Dr. Geoffrey Fong, Principal Investigator of the ITC Project in Waterloo noted that: ‘Standardised packaging laws shut down one of the last remaining forms of advertising available to the tobacco industry and is a key strategy recommended by the World Health Organization to protect smokers from misleading packaging. The findings should encourage more countries to strengthen their packaging laws.’
Dr. Sara Hitchman, Lecturer of Addictions who led the work at King’s College London stated: ‘The government’s changes to packaging have resulted in smokers being more likely to notice the health warnings on cigarette packs and dislike their packs. We believe these changes will deter smokers from this deadly behaviour.’
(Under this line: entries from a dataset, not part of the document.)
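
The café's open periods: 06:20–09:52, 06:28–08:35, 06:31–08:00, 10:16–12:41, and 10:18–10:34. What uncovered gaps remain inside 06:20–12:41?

09:52–10:16

After merging, the occupied span is 06:20–09:52, 10:16–12:41.
Uncovered inside 06:20–12:41: 09:52–10:16.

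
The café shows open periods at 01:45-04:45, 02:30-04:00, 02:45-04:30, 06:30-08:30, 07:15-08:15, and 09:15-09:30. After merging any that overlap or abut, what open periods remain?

01:45–04:45, 06:30–08:30, 09:15–09:30

02:30–04:00 overlaps/touches 01:45–04:45 → extend to 01:45–04:45.
02:45–04:30 overlaps/touches 01:45–04:45 → extend to 01:45–04:45.
06:30–08:30 is disjoint → start new block.
07:15–08:15 overlaps/touches 06:30–08:30 → extend to 06:30–08:30.
09:15–09:30 is disjoint → start new block.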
Maeva May, Head of Policy at the British Heart Foundation, said: ‘These findings vindicate the decision to adopt standardised packaging in the UK, as it has clearly had an impact on the attitudes of smokers. The UK Government has signalled that the prevention of ill health is a significant priority and has pledged to achieve a smoke-free England by 2030. It’s clear that regulation is an important part of
helping to shift attitudes and tackle smoking rates, and we now need to see further bold action, including a polluter pays levy on the tobacco industry, to make this ambition a reality.’
Deborah Arnott, Chief Executive of Action on Smoking and Health (ASH), said: ‘The evidence from the ITC survey is clear, packaging changes have been successful in making cigarette packs less attractive and health warnings more visible to smokers. But more than one in seven of the adult population still smokes and even stricter regulation is needed if the Government ambition to be smokefree by 2030 is to be achieved. Regulation needs to go further, it’s time to put health warnings on the cigarette sticks as well and make cigarettes as unappealing as the packs they’re sold in.’
Dr. Fong will present the study findings at a conference of tobacco researchers and policymakers in Berlin on February 20, 2020.
Smoking remains the leading cause of preventable death in the United Kingdom, accounting for over 77,000 deaths an estimated £2.5 billion in health care costs each year in England alone.